O bloqueio ocorreu devido uma dívida com a Fazenda Pública do Estado. O débito surgiu por causa de multas aplicadas pelo Tribunal de Contas, referentes à gestão de Emídio à frente da Prefeitura de Osasco, entre 2005 e 2012. Esses valores, já corrigidos, somam aproximadamente R$ 316,7 mil. Assim, desembargadores autorizaram o bloqueio de 30% dos montantes identificados nas contas bancárias do parlamentar.
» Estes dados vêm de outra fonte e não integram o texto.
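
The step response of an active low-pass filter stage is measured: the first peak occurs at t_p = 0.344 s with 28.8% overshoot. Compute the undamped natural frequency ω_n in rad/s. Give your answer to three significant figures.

ζ from %OS: ζ = |ln 0.288|/√(π²+ln²0.288) = 0.368.
t_p = π/ω_d ⇒ ω_d = 9.13 rad/s; then ω_n = ω_d/√(1−ζ²) = 9.82 rad/s.

ω_n ≈ 9.82 rad/s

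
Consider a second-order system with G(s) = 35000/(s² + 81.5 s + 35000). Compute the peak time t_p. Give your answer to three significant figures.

t_p ≈ 0.0172 s

ω_n = √35000 = 187 rad/s; ζ = 81.5/(2·187) = 0.218.
ω_d = ω_n√(1−ζ²) = 183 rad/s. Then t_p = π/ω_d = 0.0172 s.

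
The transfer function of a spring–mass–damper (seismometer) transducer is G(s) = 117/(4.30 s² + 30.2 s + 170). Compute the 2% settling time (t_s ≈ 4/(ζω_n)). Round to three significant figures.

t_s ≈ 1.14 s

Dividing through by 4.30: denominator becomes s² + 7.023 s + 39.53.
So ω_n = √39.53 = 6.29 rad/s and ζ = 7.023/(2·6.29) = 0.558.
t_s ≈ 4/(ζω_n) = 1.14 s.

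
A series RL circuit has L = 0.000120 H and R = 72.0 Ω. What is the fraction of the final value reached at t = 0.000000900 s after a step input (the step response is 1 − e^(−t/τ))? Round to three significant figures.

τ = L/R = 0.000120/72.0 = 0.00000167 s.
y(t)/y_∞ = 1 − e^(−t/τ) = 1 − e^(−0.000000900/0.00000167) = 1 − e^(−0.540) = 0.417.

y/y_∞ ≈ 0.417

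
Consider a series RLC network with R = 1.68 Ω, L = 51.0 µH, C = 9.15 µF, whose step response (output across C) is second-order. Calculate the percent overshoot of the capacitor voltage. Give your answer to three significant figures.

For a series RLC circuit (capacitor voltage as output), ω_n = 1/√(LC) = 1/√(51.0 µH · 9.15 µF) = 46300 rad/s.
ζ = (R/2)·√(C/L) = (1.68/2)·√(9.15 µF/51.0 µH) = 0.356.
%OS = 100·exp(−πζ/√(1−ζ²)) = 30.2%.

%OS ≈ 30.2%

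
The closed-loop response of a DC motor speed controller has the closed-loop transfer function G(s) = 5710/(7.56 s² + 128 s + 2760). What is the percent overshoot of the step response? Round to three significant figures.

Dividing through by 7.56: denominator becomes s² + 16.93 s + 365.1.
So ω_n = √365.1 = 19.1 rad/s and ζ = 16.93/(2·19.1) = 0.443.
%OS = 100 e^{−πζ/√(1−ζ²)} with ζ = 0.443 gives 21.2%.

%OS ≈ 21.2%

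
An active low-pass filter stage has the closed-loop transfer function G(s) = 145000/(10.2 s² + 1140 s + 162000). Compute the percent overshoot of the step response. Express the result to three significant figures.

%OS ≈ 21.1%

Dividing through by 10.2: denominator becomes s² + 111.8 s + 15880.
So ω_n = √15880 = 126 rad/s and ζ = 111.8/(2·126) = 0.443.
%OS = 100·exp(−πζ/√(1−ζ²)) = 21.1%.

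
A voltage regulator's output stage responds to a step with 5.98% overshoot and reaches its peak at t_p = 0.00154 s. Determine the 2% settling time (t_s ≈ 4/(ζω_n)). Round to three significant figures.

t_s ≈ 0.00219 s

From the overshoot, ζ = −ln(OS)/√(π²+ln²(OS)) = 0.668.
From t_p = π/ω_d, ω_d = π/0.00154 = 2040 rad/s, so ω_n = ω_d/√(1−ζ²) = 2740 rad/s.
t_s ≈ 4/(ζω_n) = 4/(0.668·2740) = 0.00219 s.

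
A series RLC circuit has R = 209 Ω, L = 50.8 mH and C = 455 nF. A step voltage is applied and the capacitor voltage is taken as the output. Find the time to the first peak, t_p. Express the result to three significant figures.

For a series RLC circuit (capacitor voltage as output), ω_n = 1/√(LC) = 1/√(50.8 mH · 455 nF) = 6580 rad/s.
ζ = (R/2)·√(C/L) = (209/2)·√(455 nF/50.8 mH) = 0.313.
The damped frequency ω_d = ω_n√(1−ζ²) = 6250 rad/s. t_p = π/ω_d = 0.000503 s.

t_p ≈ 0.000503 s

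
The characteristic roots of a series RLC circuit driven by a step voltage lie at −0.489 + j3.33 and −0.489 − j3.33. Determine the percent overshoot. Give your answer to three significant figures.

%OS ≈ 63.0%

The poles are at −σ ± jω_d with σ = 0.489 and ω_d = 3.33, so ω_n = √(σ²+ω_d²) = 3.37 rad/s and ζ = σ/ω_n = 0.145.
Overshoot: exp(−π·0.145/√(1−0.145²)) = 0.630, i.e. 63.0%.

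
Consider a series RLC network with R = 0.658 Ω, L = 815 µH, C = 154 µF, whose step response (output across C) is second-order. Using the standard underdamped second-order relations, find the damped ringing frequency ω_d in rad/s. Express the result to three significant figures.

For a series RLC circuit (capacitor voltage as output), ω_n = 1/√(LC) = 1/√(815 µH · 154 µF) = 2820 rad/s.
ζ = (R/2)·√(C/L) = (0.658/2)·√(154 µF/815 µH) = 0.143.
ω_d = 2820·√(1 − 0.143²) = 2790 rad/s.

ω_d ≈ 2790 rad/s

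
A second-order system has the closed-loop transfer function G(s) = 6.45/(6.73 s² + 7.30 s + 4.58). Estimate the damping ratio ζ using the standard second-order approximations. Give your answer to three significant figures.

ζ ≈ 0.657

Dividing through by 6.73: denominator becomes s² + 1.085 s + 0.6805.
So ω_n = √0.6805 = 0.825 rad/s and ζ = 1.085/(2·0.825) = 0.657.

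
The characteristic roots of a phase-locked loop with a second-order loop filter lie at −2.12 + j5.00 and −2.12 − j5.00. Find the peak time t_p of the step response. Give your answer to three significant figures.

t_p = π/ω_d with ω_d = 5.00 (the imaginary part), so t_p = 0.628 s.

t_p ≈ 0.628 s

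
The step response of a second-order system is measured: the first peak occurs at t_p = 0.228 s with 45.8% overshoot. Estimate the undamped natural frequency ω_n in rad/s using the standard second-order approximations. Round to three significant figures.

ζ from %OS: ζ = |ln 0.458|/√(π²+ln²0.458) = 0.241.
t_p = π/ω_d ⇒ ω_d = 13.8 rad/s; then ω_n = ω_d/√(1−ζ²) = 14.2 rad/s.

ω_n ≈ 14.2 rad/s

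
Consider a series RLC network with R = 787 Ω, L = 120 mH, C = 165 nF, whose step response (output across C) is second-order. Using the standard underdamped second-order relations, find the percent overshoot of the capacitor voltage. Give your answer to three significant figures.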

Emídio contestou a medida, afirmando que a retenção afetou recursos destinados à sua sobrevivência, como aposentadoria e salário recebido pelo exercício do mandato. Na petição apresentada ao Tribunal, seus advogados sustentaram que os valores bloqueados possuem natureza alimentar e alegaram que a legislação protege esse tipo de verba.
De acordo com a defesa, o deputado depende desses rendimentos para garantir seu sustento e o de sua família e ressaltou ainda que tanto a aposentadoria quanto os subsídios pagos pela Assembleia Legislativa não podem ser penhorados. Contudo, mesmo diante dos argumentos, o Tribunal manteve a decisão.
O relator do caso, desembargador Djalma Lofrano Filho, afirmou que o Superior Tribunal de Justiça já flexibilizou a regra da impenhorabilidade. A jurisprudência autoriza o bloqueio parcial de rendimentos, desde que se preserve uma quantia suficiente para garantir uma subsistência digna.